A new report from the European Parliament’s foreign affairs committee has downplayed any EU commitment to endorse Turkey for EU membership despite President Erdoğan’s agreement, in principle, to greenlight Swedish membership of NATO on the explicit condition that Brussels takes the Turkish application to join the EU more seriously.
MEPs were clear that the EU could not consider moving ahead with the Turkish membership bid until fundamental reforms were made in the rule of law and human rights areas as they overwhelmingly voted 47 votes to zero to endorse the critical report.
Turkey first submitted its application to join the then European Economic Community back in 1987 but has been continuously rebuffed for numerous historical, territorial and political reasons, including its role in the ongoing partition of Cyprus and suppression of political and Kurdish dissidents. Many in the West have noted a slide towards authoritarianism in Turkey during the past decade.
Despite the country being a NATO member and cooperating with the EU to curb the flow of illegal migration, many view Turkey—an 85 million-strong majority Muslim nation—as culturally incompatible with European values and logistically impossible to integrate.
The report suggests an “alternative and realistic framework” instead of Turkish EU membership and implores Ankara to formally ratify Sweden’s NATO membership and do more to prevent sanction busting by Russia.
Turkey’s membership bid has been stalled since 2018. The European Parliament called for it to be suspended entirely in 2019 following worsening human rights abuses. The findings of this week’s report will be voted on at a later date at a plenary session of the European Parliament.

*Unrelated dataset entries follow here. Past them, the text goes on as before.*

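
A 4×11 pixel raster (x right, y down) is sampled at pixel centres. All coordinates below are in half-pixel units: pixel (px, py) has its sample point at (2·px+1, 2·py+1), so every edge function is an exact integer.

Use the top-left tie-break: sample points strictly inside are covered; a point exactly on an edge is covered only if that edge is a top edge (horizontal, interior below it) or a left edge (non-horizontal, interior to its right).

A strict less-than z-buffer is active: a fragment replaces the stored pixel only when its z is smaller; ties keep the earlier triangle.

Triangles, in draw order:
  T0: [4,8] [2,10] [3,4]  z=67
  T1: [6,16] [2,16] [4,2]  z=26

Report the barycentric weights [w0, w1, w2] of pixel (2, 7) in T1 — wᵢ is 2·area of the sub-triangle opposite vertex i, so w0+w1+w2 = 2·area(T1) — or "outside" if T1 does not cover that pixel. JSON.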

According to insider reports, many MEPs on the committee are annoyed that NATO acted out of line by offering fast-tracked EU membership to Turkey without their permission. To underscore the distinction between the EU and NATO, the committee inserted a new amendment to the report to clarify that the two organisations are unrelated.
Spanish socialist MEP Nacho Sánchez Amor, who sits on the foreign affairs committee, voiced his anger publicly that NATO chief Jens Stoltenberg acted outside his brief by seemingly making deals on the EU’s behalf, stating that the EU was independent of NATO.
Since the invasion of Ukraine, many in EU policy making circles feel that the bloc has been sidestepped by NATO with many disparaging Commission President Ursula von der Leyen and her supposed willingness to concede to Washington’s demands on the war.
Until this month’s NATO meeting, Turkey had frustrated the Swedish NATO membership bid, claiming as its reasons that Stockholm harbours Kurdish separatists and allows Quran burnings that have sparked outrage in the Islamic world.
Despite the improbability of an EU membership actually occurring, Cypriot officials this week signalled that they could potentially back a Turkish membership on the strict condition that they get concessions on the Turkish-occupied northern half of the island.
Immediately after the NATO deal over Sweden, EU Commission officials spoke candidly off the record saying that EU membership was next to impossible for Turkey and that it merely served as a rhetorical device to advance Turkish foreign policy.